Micronutrient malnutrition cannot be eradicated, but the elimination and control of iron, vitamin A and iodine deficiencies and their health-related consequences as public health problems are currently the targets of global programmes. Remarkable progress is occurring in the control of goitre and xerophthalmia, but iron-deficiency anaemia (IDA) has been less responsive to prevention and control efforts. Subclinical consequences of micronutrient deficiencies, i.e. "hidden hunger", include compromised immune functions that increase the risk of morbidity and mortality, impaired cognitive development and growth, and reduced reproductive and work capacity and performance.

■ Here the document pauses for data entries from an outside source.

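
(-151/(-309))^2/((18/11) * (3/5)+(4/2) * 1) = 1254055/15658884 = 0.08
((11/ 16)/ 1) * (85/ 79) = 935/ 1264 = 0.74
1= 1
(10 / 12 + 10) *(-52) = -1690 / 3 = -563.33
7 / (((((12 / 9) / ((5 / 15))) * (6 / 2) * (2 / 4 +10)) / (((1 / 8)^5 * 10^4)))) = 0.02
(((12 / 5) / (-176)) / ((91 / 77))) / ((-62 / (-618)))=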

The implications are obvious for human health and national and global economic and social development. Mixes of affordable interventions are available which, when appropriately adapted to resource availability and context, are proven to be effective. These include both food-based interventions, particularly fortification programmes, such as salt iodization, and use of concentrated micronutrient supplements. A mix of accompanying programmes for infection control, community participation, including education, communication and information exchange, and private sector involvement are lessons learned for overcoming deterrents and sustaining progress towards elimination.

摘要

微量营养素营养不良无法根除,但将铁、维生素A和碘缺乏症及其与健康相关的后果作为公共卫生问题加以消除和控制,目前是全球计划的目标。在控制甲状腺肿和干眼病方面正在取得显著进展,但缺铁性贫血(IDA)对预防和控制措施的反应较弱。微量营养素缺乏的亚临床后果,即“隐性饥饿”,包括免疫功能受损,增加发病和死亡风险,认知发育和生长受损,以及生殖和工作能力及表现下降。这对人类健康以及国家和全球经济社会发展的影响显而易见。有多种经济实惠的干预措施组合,在根据资源可用性和具体情况进行适当调整后,已被证明是有效的。这些措施包括基于食物的干预措施,特别是强化计划,如食盐加碘,以及使用浓缩微量营养素补充剂。一系列配套计划,包括感染控制、社区参与(包括教育、宣传和信息交流)以及私营部门参与,是在克服障碍并持续朝着消除目标取得进展方面吸取的经验教训。